This past Tuesday a magnitude 7.0 earthquake struck near Port-au-Prince, Haiti devastating the region and displacing millions. It is estimated that over 100,000 people have lost their lives and scores more have been injured. However, those numbers are only speculation since, at this time, recovery is on-going. Citizens and rescuers have been furiously digging through rubble but it will take some time as the destruction is so widespread.
Meanwhile, countries all over the world have sent supplies and personnel to Haiti to aid those affected. Groups and individuals here at home have given donations and expressed a desire to go to Haiti to help. However, authorities have said the best way to help at this time is to donate to a legitimate organization helping with the Haiti relief.
If you plan to donate to the Haiti relief effort please make sure you’re giving to a known, legitimate organization. As we all know, when things like this happen there are millions of people who step up and do what they can do to help but there are also those who take advantage of the situation. There are freaks like Pat Roberston (who use tragedy as a means to grandstand and talk about biblical condemnation. Where’s your compassion?) Then there are the ever-present scam artists. The following is from an email I received this morning:
The FBI today reminds Internet users who receive appeals to donate money in the aftermath of Tuesday’s earthquake in Haiti to apply a critical eye and do their due diligence before responding to those requests. Past tragedies and natural disasters have prompted individuals with criminal intent to solicit contributions purportedly for a charitable organization and/or a good cause.
Therefore, before making a donation of any kind, consumers should adhere to certain guidelines, to include the following:
- Do not respond to any unsolicited (spam) incoming e-mails, including clicking links contained within those messages.
- Be skeptical of individuals representing themselves as surviving victims or officials asking for donations via e-mail or social networking sites.
- Verify the legitimacy of nonprofit organizations by utilizing various Internet-based resources that may assist in confirming the group’s existence and its nonprofit status rather than following a purported link to the site.
- Be cautious of e-mails that claim to show pictures of the disaster areas in attached files because the files may contain viruses.

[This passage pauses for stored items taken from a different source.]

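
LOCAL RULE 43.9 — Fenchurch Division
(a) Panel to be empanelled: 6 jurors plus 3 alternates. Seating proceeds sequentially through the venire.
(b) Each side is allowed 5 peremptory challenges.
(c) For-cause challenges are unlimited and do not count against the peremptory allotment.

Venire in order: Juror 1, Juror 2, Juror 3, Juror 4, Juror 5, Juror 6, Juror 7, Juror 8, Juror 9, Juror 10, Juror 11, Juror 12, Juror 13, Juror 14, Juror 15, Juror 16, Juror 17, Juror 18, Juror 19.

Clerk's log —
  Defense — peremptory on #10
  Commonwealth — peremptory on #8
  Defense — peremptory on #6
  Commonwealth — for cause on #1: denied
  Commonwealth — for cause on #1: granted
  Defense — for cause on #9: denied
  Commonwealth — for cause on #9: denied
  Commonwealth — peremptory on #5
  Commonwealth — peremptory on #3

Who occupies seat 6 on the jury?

12

Removed: #1, #3, #5, #6, #8, #10. (#9 stays — for-cause denied.)
Filling seats in venire order through position 6: #2, #4, #7, #9, #11, #12.
So seat 6 is #12.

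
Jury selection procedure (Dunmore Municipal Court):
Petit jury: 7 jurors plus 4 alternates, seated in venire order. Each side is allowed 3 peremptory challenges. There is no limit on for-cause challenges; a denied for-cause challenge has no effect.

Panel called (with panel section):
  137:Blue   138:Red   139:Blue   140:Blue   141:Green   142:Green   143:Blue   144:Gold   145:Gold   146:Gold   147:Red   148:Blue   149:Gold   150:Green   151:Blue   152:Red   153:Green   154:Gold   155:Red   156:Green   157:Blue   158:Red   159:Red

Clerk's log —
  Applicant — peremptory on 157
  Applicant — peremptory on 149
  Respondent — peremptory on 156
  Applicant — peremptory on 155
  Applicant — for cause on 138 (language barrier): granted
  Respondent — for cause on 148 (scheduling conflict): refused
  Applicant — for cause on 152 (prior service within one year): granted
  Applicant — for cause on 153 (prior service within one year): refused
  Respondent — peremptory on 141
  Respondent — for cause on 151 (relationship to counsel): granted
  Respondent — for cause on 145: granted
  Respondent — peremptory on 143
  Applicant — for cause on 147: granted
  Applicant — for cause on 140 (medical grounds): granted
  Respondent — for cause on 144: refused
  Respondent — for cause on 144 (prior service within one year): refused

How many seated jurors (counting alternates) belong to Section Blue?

3

Removed: #138, #140, #141, #143, #145, #147, #149, #151, #152, #155, #156, #157.
Seated (11 incl. alternates): #137, #139, #142, #144, #146, #148, #150, #153, #154, #158, #159.
Of those, in Section Blue: #137, #139, #148 → 3.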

Only open attachments from known senders.
- Make contributions directly to known organizations rather than relying on others to make the donation on your behalf to ensure contributions are received and used for intended purposes.
- Do not give your personal or financial information to anyone who solicits contributions: Providing such information may compromise your identity and make you vulnerable to identity theft.

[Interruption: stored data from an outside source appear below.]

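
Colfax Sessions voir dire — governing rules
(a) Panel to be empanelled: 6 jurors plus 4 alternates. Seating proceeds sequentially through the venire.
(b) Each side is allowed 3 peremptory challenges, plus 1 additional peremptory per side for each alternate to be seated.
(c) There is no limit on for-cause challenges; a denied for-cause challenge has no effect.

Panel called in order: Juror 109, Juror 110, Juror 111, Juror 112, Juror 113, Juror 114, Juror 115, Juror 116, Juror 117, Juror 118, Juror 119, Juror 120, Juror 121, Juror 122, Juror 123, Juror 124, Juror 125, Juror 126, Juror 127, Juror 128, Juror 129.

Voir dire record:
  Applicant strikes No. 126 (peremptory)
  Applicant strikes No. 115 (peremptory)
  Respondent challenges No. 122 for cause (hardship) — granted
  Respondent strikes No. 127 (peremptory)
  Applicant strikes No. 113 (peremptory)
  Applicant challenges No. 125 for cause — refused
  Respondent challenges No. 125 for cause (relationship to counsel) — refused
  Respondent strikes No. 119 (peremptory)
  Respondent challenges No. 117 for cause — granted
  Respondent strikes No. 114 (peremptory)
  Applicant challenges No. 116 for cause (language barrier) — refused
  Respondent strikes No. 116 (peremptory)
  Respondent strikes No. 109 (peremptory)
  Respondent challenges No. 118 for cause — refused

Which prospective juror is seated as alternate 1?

123

Removed: #109, #113, #114, #115, #116, #117, #119, #122, #126, #127. (#118, #125 stay — for-cause denied.)
Seating in order: seats 1–6 → #110, #111, #112, #118, #120, #121; alternates → #123, #124, #125, #128.
So alternate 1 is #123.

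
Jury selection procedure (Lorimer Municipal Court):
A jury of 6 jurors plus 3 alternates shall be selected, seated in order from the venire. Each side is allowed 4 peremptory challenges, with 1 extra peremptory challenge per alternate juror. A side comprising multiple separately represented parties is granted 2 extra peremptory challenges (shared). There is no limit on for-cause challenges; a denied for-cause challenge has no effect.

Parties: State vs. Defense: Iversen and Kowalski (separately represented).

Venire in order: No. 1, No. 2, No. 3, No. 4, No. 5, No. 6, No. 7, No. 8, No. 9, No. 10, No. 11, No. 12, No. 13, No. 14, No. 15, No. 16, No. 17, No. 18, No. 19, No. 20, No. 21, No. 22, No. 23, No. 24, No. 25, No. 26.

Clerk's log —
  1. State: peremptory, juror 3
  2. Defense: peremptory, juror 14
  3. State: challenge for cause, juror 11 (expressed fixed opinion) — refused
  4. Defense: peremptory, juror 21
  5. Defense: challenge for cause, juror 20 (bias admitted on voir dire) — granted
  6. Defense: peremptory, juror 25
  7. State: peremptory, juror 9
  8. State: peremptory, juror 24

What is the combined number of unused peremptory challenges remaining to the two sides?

State allotment: 4 base + 1 × 3 alternates = 7. Defense allotment: 4 base + 1 × 3 alternates + 2 multi-party = 9.
State peremptories used: #3, #9, #24 — 3 (the for-cause on #11 doesn't count).
Defense peremptories used: #14, #21, #25 — 3 (the for-cause on #20 doesn't count).
Remaining: (7 − 3) + (9 − 3) = 10.

10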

Anyone who has received an e-mail referencing the above information or anyone who may have been a victim of this or a similar incident should notify the IC3 via www.ic3.gov.
It’s a shame this stuff happens but since it does we must be diligent. If you’re still not sure about where to donate, let me help you out. The RED CROSS is always a safe bet. Matter of fact, you can donate $10 to the Haiti relief via your cell phone by texting Haiti to 90999. The $10 will be added to your phone bill. You can also check out InterAction’s site for a list of legitimate organizations collecting donations.

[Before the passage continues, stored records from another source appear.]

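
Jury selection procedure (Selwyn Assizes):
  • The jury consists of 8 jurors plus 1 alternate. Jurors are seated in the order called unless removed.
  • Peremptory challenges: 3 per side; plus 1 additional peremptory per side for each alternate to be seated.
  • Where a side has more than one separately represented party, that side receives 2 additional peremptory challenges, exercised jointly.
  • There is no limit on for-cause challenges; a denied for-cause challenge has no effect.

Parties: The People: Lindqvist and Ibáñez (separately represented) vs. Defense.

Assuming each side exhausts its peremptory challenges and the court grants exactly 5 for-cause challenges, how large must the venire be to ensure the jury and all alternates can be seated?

24

Seats to fill: 8 + 1 alternates = 9.
Peremptories — The People: 3 + 1×1 + 2 = 6; Defense: 3 + 1×1 = 4; total 10.
For-cause removals: 5.
Minimum venire: 9 + 10 + 5 = 24.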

The State Department Operations Center has set up the following number for Americans seeking information about family members in Haiti: 1-888-407-4747. You can also check out the International Red Cross site which has a link for locating family members.
I’m hoping, for their sake, things look worse over there than they actually are. In any case my thoughts are with the Haitian people and my heart goes out to them for what they’re having to suffer through. May their recovery be swift.